Realtime AI News
Google faces class-action lawsuit from major publishers over Gemini AI training on copyrighted works
Hachette, Cengage, Elsevier, and other publishers have filed a class-action lawsuit against Google, alleging the company trained its Gemini AI on copyrighted works without permission and intentionally removed copyright information to conceal the infringement. The case was filed in the Southern District of New York.

A group of publishers and authors have filed a class-action lawsuit against Google, accusing the tech giant of using their copyrighted works to train its AI platform, Gemini, without authorization. The plaintiffs include Hachette, Cengage, Elsevier, author Scott Turow, and S.C.R.I.B.E.
The lawsuit further alleges that Google intentionally removed or altered copyright information on these works to "conceal that its Gemini Models were trained on stolen materials." The case was filed in the U.S. District Court for the Southern District of New York.
This is the latest in a wave of lawsuits from publishers, authors, and copyright holders against AI companies including Google, Meta, OpenAI, and Anthropic. While two early California court decisions favored AI companies on "fair use" grounds, Anthropic was fined $1.5 billion for pirating training works — the largest payout in U.S. copyright history, with roughly half a million writers eligible for payments of at least $3,000.

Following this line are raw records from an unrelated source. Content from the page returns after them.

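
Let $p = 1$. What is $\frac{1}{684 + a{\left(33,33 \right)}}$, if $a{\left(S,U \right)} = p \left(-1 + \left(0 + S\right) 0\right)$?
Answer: $\frac{1}{683} \approx 0.0014641$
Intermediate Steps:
$a{\left(S,U \right)} = -1$ ($a{\left(S,U \right)} = 1 \left(-1 + \left(0 + S\right) 0\right) = 1 \left(-1 + S 0\right) = 1 \left(-1 + 0\right) = 1 \left(-1\right) = -1$)
$\frac{1}{684 + a{\left(33,33 \right)}} = \frac{1}{684 - 1} = \frac{1}{683}$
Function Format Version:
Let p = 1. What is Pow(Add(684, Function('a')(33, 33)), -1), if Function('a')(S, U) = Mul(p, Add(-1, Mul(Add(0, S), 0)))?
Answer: Rational(1, 683) ≈ 0.0014641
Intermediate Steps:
Function('a')(S, U) = -1 (Function('a')(S, U) = Mul(1, Add(-1, Mul(Add(0, S), 0))) = Mul(1, Add(-1, Mul(S, 0))) = Mul(1, Add(-1, 0)) = Mul(1, -1) = -1)
Pow(Add(684, Function('a')(33, 33)), -1) = Pow(Add(684, -1), -1) = Pow(683, -1) = Rational(1, 683)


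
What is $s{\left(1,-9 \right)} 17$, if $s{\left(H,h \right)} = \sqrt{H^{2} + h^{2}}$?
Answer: $17 \sqrt{82} \approx 153.94$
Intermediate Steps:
$s{\left(1,-9 \right)} 17 = \sqrt{1^{2} + \left(-9\right)^{2}} \cdot 17 = \sqrt{1 + 81} \cdot 17 = \sqrt{82} \cdot 17 = 17 \sqrt{82}$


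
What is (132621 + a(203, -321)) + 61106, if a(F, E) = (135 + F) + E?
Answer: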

The publishers' case against Google has a crucial difference: they have a long, nuanced relationship with the company. Publishers previously provided copyrighted works to Google specifically for Google Books, a search tool that displays short snippets and bibliographic information rather than full books. The plaintiffs claim Google used copies of these books — along with books from Google Play — to train Gemini without obtaining permission for that purpose.

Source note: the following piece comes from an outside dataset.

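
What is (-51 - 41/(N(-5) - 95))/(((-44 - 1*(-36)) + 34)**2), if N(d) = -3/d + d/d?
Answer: -5903/78923 ≈ -0.074794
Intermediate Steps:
N(d) = 1 - 3/d (N(d) = -3/d + 1 = 1 - 3/d)
(-51 - 41/(N(-5) - 95))/(((-44 - 1*(-36)) + 34)**2) = (-51 - 41/((-3 - 5)/(-5) - 95))/(((-44 - 1*(-36)) + 34)**2) = (-51 - 41/(-1/5*(-8) - 95))/(((-44 + 36) + 34)**2) = (-51 - 41/(8/5 - 95))/((-8 + 34)**2) = (-51 - 41/(-467/5))/(26**2) = (-51 - 41*(-5/467))/676 = (-51 + 205/467)*(1/676) = -23612/467*1/676 = -5903/78923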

"Google illegally copied works from all these scope-limited programs for AI training, knowing it lacked authorization to do so," the lawsuit reads. The plaintiffs also cite an internal Google document allegedly stating that using copyrighted books for AI training could be "highly problematic for Google" and might result in "$10Bs-$100Bs in potential fines."

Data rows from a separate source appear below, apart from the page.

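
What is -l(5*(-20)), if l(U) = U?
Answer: 100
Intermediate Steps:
-l(5*(-20)) = -5*(-20) = -1*(-100) = 100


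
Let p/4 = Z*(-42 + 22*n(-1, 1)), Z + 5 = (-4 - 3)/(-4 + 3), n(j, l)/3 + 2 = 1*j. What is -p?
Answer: 1920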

The California fair-use rulings don't establish binding precedent, giving the New York judge an opportunity to weigh in from a different legal perspective. Unlike the Meta and Anthropic cases, Google's existing licensing relationship with publishers strengthens the argument that the company exceeded the scope of its authorized use.
Google did not immediately respond to a request for comment. The outcome could set a critical precedent for how AI training data intersects with existing content licensing agreements.
Why it matters
Unlike prior fair-use rulings favoring AI companies, Google's existing licensing agreements with publishers make this case a potential watershed moment for defining the boundaries of AI training data legality.